It’s frustrating, not to mention dangerous. I had a patient with limb-threatening pyoderma gangrenosum (confirmed by biopsy) with tendons exposed who I’d started on high dose prednisone. He got admitted to the hospital for pain where another biopsy was performed but since he’d been on prednisone for several weeks, the second biopsy didn’t show the characteristic changes of pyoderma. The inpatient team told the patient that he’d never had pyoderma and they abruptly stopped his prednisone without weaning him. It’s a miracle he’s alive.
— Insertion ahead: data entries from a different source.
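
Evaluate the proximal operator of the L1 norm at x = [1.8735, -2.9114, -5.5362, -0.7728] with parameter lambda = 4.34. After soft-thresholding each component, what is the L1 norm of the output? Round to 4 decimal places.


Soft-thresholding with lambda = 4.34:
prox(1.8735) = sign(1.8735)*max(|1.8735| - 4.34, 0) = 0.0
prox(-2.9114) = sign(-2.9114)*max(|-2.9114| - 4.34, 0) = 0.0
prox(-5.5362) = sign(-5.5362)*max(|-5.5362| - 4.34, 0) = -1.1962
prox(-0.7728) = sign(-0.7728)*max(|-0.7728| - 4.34, 0) = 0.0
prox(x) = [0.0, 0.0, -1.1962, 0.0]
||prox(x)||_1 = 0.0 + 0.0 + 1.1962 + 0.0 = 1.1962


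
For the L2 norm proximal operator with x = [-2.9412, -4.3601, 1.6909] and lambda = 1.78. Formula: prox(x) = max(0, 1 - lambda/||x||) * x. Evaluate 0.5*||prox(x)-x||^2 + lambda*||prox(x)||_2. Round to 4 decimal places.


Step 1: Compute ||x||.
||x|| = 5.5245
Step 2: Compute scaling factor.
scale = max(0, 1 - 1.78/5.5245) = 0.6778
Step 3: prox(x) = [-1.9935, -2.9553, 1.1461]
||prox(x)|| = 3.7445
Step 4: Proximal objective.
0.5*||prox-x||^2 = 1.5842
lambda*||prox|| = 6.6652
Total = 8.2494


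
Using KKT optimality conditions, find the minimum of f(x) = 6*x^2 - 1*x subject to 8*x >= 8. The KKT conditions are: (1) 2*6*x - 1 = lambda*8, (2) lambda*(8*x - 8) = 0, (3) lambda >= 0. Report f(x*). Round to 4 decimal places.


Step 1: Try lambda = 0 (constraint inactive).
x_unc = 1/(2*6) = 0.0833
Check: 8*0.0833 = 0.6664 < 8 -- violated!
Step 2: Constraint must be active: 8*x = 8
x* = 8/8 = 1.0
lambda = (2*6*1.0 - 1)/8 = 1.375
Step 3: Compute optimal value.
f(x*) = 6*1.0^2 - 1*1.0 = 5.0


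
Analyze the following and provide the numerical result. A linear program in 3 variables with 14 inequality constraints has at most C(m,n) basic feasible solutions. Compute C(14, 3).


Each vertex corresponds to some choice of n active constraints out of m, so the number of vertices is at most C(m, n) = m! / (n!(m-n)!).
m = 14, n = 3
Numerator: 14 * 13 * 12
Denominator: 3! = 6
C(14, 3) = 364


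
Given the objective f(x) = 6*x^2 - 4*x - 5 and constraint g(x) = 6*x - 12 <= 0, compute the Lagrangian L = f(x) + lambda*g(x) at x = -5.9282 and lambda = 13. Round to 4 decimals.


Step 1: Evaluate f(x).
f(-5.9282) = 6*(-5.9282)^2 - 4*(-5.9282) - 5 = 229.5741
Step 2: Evaluate g(x).
g(-5.9282) = 6*-5.9282 - 12 = -47.5692
Step 3: Compute Lagrangian.
L = 229.5741 + 13*-47.5692 = -388.8255


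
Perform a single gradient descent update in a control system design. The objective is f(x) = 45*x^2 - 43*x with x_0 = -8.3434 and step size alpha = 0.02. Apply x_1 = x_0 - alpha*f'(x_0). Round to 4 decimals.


We compute the gradient at x_0 and apply the update.
f'(x) = 90*x - 43
f'(-8.3434) = 90*-8.3434 - 43 = -793.906
x_1 = -8.3434 - 0.02*-793.906 = 7.5347


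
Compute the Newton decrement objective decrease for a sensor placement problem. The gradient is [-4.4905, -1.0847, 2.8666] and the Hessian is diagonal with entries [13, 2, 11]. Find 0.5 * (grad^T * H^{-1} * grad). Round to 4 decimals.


Step 1: H is diagonal, so H^(-1) * g = [-0.3454, -0.5424, 0.2606].
Step 2: g^T H^(-1) g = sum_i g_i^2 / H_ii
  = (-4.4905)^2/13 + (-1.0847)^2/2 + (2.8666)^2/11
  = 1.5511 + 0.5883 + 0.747 = 2.8864
Step 3: Objective decrease = 0.5 * g^T H^(-1) g = 1.4432


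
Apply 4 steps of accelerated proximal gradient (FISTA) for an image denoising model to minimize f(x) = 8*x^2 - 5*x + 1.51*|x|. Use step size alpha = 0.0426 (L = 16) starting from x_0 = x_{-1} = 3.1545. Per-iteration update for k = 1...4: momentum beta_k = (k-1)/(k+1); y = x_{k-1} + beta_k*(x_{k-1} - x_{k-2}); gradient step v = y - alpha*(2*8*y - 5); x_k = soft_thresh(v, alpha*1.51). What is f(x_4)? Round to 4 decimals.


FISTA on f(x) = 8*x^2 - 5*x + 1.51*|x|
L = 16, alpha = 0.0426
Iteration 1: beta = 0.0, y = 3.1545 + 0.0*(3.1545 - 3.1545) = 3.1545
  grad(y) = 45.472, v = y - alpha*grad = 1.2174
  prox(v) = soft_thresh(1.2174, 0.0643) = 1.1531
Iteration 2: beta = 0.3333, y = 1.1531 + 0.3333*(1.1531 - 3.1545) = 0.4859
  grad(y) = 2.7748, v = y - alpha*grad = 0.3677
  prox(v) = soft_thresh(0.3677, 0.0643) = 0.3034
Iteration 3: beta = 0.5, y = 0.3034 + 0.5*(0.3034 - 1.1531) = -0.1214
  grad(y) = -6.9431, v = y - alpha*grad = 0.1743
  prox(v) = soft_thresh(0.1743, 0.0643) = 0.11
Iteration 4: beta = 0.6, y = 0.11 + 0.6*(0.11 - 0.3034) = -0.006
  grad(y) = -5.0964, v = y - alpha*grad = 0.2111
  prox(v) = soft_thresh(0.2111, 0.0643) = 0.1468
f(x_4) = 8*0.1468^2 - 5*0.1468 + 1.51*|0.1468| = -0.3399


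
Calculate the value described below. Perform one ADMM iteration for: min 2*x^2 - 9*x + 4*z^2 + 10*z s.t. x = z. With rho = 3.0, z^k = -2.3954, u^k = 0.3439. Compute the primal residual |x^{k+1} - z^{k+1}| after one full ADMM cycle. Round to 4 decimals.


ADMM iteration with rho = 3.0, z^k = -2.3954, u^k = 0.3439
Step 1: x-update.
Minimize 2*x^2 - 9*x + (3.0/2)*(x + 2.3954 + 0.3439)^2
FOC: (2*2 + 3.0)*x = 9 + 3.0*(-2.3954 - 0.3439)
x^{k+1} = 0.1117
Step 2: z-update.
Minimize 4*z^2 + 10*z + (3.0/2)*(0.1117 - z + 0.3439)^2
FOC: (2*4 + 3.0)*z = -10 + 3.0*(0.1117 + 0.3439)
z^{k+1} = -0.7848
Step 3: u-update.
u^{k+1} = 0.3439 + 0.1117 + 0.7848 = 1.2405
Step 4: Primal residual = |0.1117 + 0.7848| = 0.8966


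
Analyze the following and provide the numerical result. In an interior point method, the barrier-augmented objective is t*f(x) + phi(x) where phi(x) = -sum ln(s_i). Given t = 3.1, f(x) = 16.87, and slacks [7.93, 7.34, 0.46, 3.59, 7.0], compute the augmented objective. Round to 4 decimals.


Step 1: Compute log-barrier.
ln values: [2.0707, 1.9933, -0.7765, 1.2782, 1.9459]
phi = -(2.0707 + 1.9933 - 0.7765 + 1.2782 + 1.9459) = -6.5115
Step 2: Compute augmented objective.
t*f(x) = 3.1*16.87 = 52.297
Total = 52.297 - 6.5115 = 45.7855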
It’s true that the inpatient physicians made poor clinical decisions, but the genesis of the problem was that even though the wound center is affiliated with that hospital, they didn’t have easy access to his wound center records. “Interoperability” of electronic health records across the continuum of care isn’t just a nice thing to have, it saves lives and limbs. So, why don’t I solve the problem and use the hospital EHR in the wound center? The reason is that both the hospital and I would lose our financial shirts if we did, besides which I couldn’t do my job. My hospital EHR can’t even begin to support outpatient coding and billing, not to mention the fact it can’t store photographs or the clinical data that I need. I must have an EHR that’s purpose-built for wound management.
July 20th will be the 52nd anniversary of the moon landing. More than half a century later, it’s finally possible to have the tools you need for outpatient wound management seamlessly integrated into the hospital EHR. An interoperable app inside the hospital’s EHR can make the integration possible. That’s a giant leap for mankind.